Consider the great majority of the people who have lost jobs in the current downturn. We don’t blame these people for what has happened because of our deep recession. It’s not so much of a leap to also understand there are many reasons why people are poor that have nothing to with lack of effort or an unwillingness to work.
Here are some of the issues cited by Dr. Wilson in his report—
* Federal housing polices going back to the New Deal years that excluded certain neighborhoods from getting a government assisted mortgage. These limits most often impacted black people.
* The fact that many poor people simply cannot afford a car to get to where the jobs are. (Or where the jobs were as the case may be today.)
* Cities and states building highways that isolated poor neighborhoods. Mr. Wilson mentions the first Mayor Daley of Chicago as a leading culprit in this respect.
* Cuts in the beginning in the Reagan years, and extending up to the G.W. Bush administration, to government programs that had in the past helped the poor.
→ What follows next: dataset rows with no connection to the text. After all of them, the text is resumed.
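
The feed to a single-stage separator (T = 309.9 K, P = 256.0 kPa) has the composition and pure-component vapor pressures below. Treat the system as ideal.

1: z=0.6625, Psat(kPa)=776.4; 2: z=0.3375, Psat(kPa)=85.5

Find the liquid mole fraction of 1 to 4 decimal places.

x_1 = 0.2468

Raoult's law: Kᵢ = Pᵢˢᵃᵗ/P = Pᵢˢᵃᵗ/256.0.
  K_1 = 776.4/256.0 = 3.032812, K_2 = 85.5/256.0 = 0.333984
Iterate (Newton) starting at V/F = 0.5:
  V/F = 0.5000: g = 0.33088, g' = -1.0098 → V/F = 0.8277
  V/F = 0.8277: g = 0.00116, g' = -1.1238 → V/F = 0.8287
Converged at V/F = 0.8287.
Compositions from xᵢ = zᵢ/(1+V/F(Kᵢ−1)), yᵢ = Kᵢxᵢ:
  1: x = 0.2468, y = 0.7484
  2: x = 0.7532, y = 0.2516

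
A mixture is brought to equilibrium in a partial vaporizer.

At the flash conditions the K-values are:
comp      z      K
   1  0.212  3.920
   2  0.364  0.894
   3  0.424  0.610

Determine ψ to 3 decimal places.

ψ = 0.514

Material balance + equilibrium reduce to Σ zᵢ(Kᵢ−1)/(1+ψ(Kᵢ−1)) = 0.
Feasibility: ΣzᵢKᵢ = 1.415, Σzᵢ/Kᵢ = 1.156 — both > 1, two phases present.
Iterate (Newton) starting at ψ = 0.41:
  ψ = 0.410: g = 0.0446, g' = -0.470 → ψ = 0.505
  ψ = 0.505: g = 0.0036, g' = -0.400 → ψ = 0.514
Converged at ψ = 0.514.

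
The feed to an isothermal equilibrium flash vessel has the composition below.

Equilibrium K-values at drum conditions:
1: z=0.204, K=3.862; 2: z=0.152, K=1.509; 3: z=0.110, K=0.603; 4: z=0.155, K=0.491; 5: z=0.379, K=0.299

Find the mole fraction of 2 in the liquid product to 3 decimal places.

x_2 = 0.138

Let ψ = V/F and solve Σ zᵢ(Kᵢ−1)/(1+ψ(Kᵢ−1)) = 0.
Feasibility: ΣzᵢKᵢ = 1.273, Σzᵢ/Kᵢ = 1.919 — both > 1, two phases present.
Newton–Raphson from ψ = 0.5:
  ψ = 0.500: g = -0.2675, g' = -0.849 → ψ = 0.185
  ψ = 0.185: g = 0.0133, g' = -1.063 → ψ = 0.197
Converged at ψ = 0.197.
Compositions from xᵢ = zᵢ/(1+ψ(Kᵢ−1)), yᵢ = Kᵢxᵢ:
  1: x = 0.130, y = 0.503
  2: x = 0.138, y = 0.208
  3: x = 0.119, y = 0.072
  4: x = 0.172, y = 0.085
  5: x = 0.440, y = 0.132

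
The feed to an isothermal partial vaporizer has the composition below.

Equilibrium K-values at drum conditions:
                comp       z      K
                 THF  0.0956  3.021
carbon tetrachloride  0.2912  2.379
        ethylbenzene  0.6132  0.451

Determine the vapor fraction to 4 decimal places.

Material balance + equilibrium reduce to Σ zᵢ(Kᵢ−1)/(1+ψ(Kᵢ−1)) = 0.
Feasibility: ΣzᵢKᵢ = 1.2581, Σzᵢ/Kᵢ = 1.5137 — both > 1, two phases present.
Newton iteration, ψ⁰ = 0.5:
  ψ = 0.5000: g = -0.13024, g' = -0.6417 → ψ = 0.2971
  ψ = 0.2971: g = 0.00335, g' = -0.6950 → ψ = 0.3019
Converged at ψ = 0.3019.

ψ = 0.3019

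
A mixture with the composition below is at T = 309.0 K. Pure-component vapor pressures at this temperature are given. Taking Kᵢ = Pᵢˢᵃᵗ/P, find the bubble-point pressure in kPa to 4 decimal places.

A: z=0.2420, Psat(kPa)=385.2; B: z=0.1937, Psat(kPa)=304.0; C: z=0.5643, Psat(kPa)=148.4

At the bubble point ψ → 0, so ΣzᵢKᵢ = 1 with Kᵢ = Pᵢˢᵃᵗ/P ⇒ P = ΣzᵢPᵢˢᵃᵗ.
P = 0.2420·385.2 + 0.1937·304.0 + 0.5643·148.4 = 235.8453 kPa

Pbub = 235.8453 kPa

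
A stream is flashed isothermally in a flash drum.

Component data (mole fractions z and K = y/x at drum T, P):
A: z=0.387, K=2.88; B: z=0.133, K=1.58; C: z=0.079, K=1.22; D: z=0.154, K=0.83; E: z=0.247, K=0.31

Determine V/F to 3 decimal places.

Newton iteration, V/F⁰ = 0.3:
  V/F = 0.300: g = 0.3047, g' = -0.787 → V/F = 0.687
  V/F = 0.687: g = 0.0339, g' = -0.717 → V/F = 0.735
  V/F = 0.735: g = -0.0009, g' = -0.755 → V/F = 0.733
Converged at V/F = 0.733.

V/F = 0.733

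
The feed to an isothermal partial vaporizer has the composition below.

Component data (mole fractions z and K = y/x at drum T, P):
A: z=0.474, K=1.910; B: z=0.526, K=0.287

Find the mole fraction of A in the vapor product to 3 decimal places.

Material balance + equilibrium reduce to Σ zᵢ(Kᵢ−1)/(1+ψ(Kᵢ−1)) = 0.
Check two-phase: ΣzᵢKᵢ = 1.056 > 1 and Σzᵢ/Kᵢ = 2.081 > 1, so g(0) = 0.056 > 0 and g(1) = -1.081 < 0.
Binary case is linear: z₁(K₁−1)(1+ψ(K₂−1)) + z₂(K₂−1)(1+ψ(K₁−1)) = 0
⇒ ψ = [z₁(K₁−1)+z₂(K₂−1)] / [−(K₁−1)(K₂−1)] = 0.0563/0.6488 = 0.087
Compositions from xᵢ = zᵢ/(1+ψ(Kᵢ−1)), yᵢ = Kᵢxᵢ:
  A: x = 0.439, y = 0.839
  B: x = 0.561, y = 0.161

y_A = 0.839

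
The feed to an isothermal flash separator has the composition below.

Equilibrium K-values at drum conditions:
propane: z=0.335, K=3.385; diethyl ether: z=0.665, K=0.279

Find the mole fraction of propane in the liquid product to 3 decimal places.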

* Use of deed restrictions and zoning laws to keep poor people out of certain communities and, in that way, limiting access to “moving up” in society.
* The “jobless recovery” after the 2001 recession that did little to help the most poor.
It should be noted here that the architects of the New Deal and Mayor Daley were Democrats. Some of the hope that comes with Mr. Obama, comes from the fact that at the national level the more hardcore racists and nuts have been fully pushed over into the Republican side of the aisle. We no longer have to placate these people to such a degree.
Though the toughness of the negotiations on the recently passed stimulus bill is a caution against that hope. The hard-hearted nutballs never retreat in full.
Here is information on poverty in America from the Gerald R. Ford School of Government at the University of Michigan. It is asserted here that 12.5% of Americans were poor in 2007. That number must be higher today.
Life is hard and people are often marked from birth when it comes to who will be successful or not. This not mean that people don’t rise out of poverty to do well, or that the children of the affluent don’t sometimes amount to nothing, but dumb luck plays a big part in who does well or not.
Dumb luck, and our ongoing willingness to accept the fact that millions of our fellow Americans will likely never be able to enjoy the full range of opportunity in our society. These are some of the biggest problems we face in addressing chronic poverty in the United States.